As for something old? We bring you vintage wedding dresses, the popularity of which has also grown of late. Vintage gowns offer many advantages in that they’re often far cheaper, more original and more sustainable than simply buying something off the rack. Finding them, however, can be a devil – and that’s before the necessary alterations – so Zoe Suen has compiled a simple guide of dos and don’ts. As someone who wore their brand-new wedding dress once, before storing it forever in a cardboard box above my wardrobe, I love the idea of a garment enjoying a second life. Moreover, our album of vintage-wearing brides highlights how much more interesting the silhouettes are when you look beyond the rather mundane dresses that make up the majority of store-bought options. Why wear something ordinary when you could find a dress created for Dior by John Galliano or something once fitted by the late, great Lee McQueen?

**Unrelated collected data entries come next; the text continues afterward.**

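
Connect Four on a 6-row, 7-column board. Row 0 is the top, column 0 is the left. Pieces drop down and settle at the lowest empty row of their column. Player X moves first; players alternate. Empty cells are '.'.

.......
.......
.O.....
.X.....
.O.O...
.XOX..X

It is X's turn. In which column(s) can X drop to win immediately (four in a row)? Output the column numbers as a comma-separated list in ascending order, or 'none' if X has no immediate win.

col 0: drop X → no win
col 1: drop X → no win
col 2: drop X → no win
col 3: drop X → no win
col 4: drop X → no win
col 5: drop X → no win
col 6: drop X → no win

Answer: none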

Lastly, something blue. When Alice Lascelles pitched a column about the popularity of blue cocktails, I assumed she was joking: I associate blue drinks with ’80s discotheques and the very naffest beach bars. Surely no discerning HTSI reader would consider such drinks might be a “thing”? Apparently I am being an appalling snob in my resistance to cerulean temptations, and all the cool kids are sipping on Aegean Negronis and turquoise Margaritas. Mostly it’s a hard pass from me, but then a colleague sent me a picture from outside a bar in Naples offering its patrons goblets of a blue Maradona Spritz. The heady mix of football, alcohol and alpha machismo all stirred together in a vat of toxic-coloured liquid: how could anyone resist?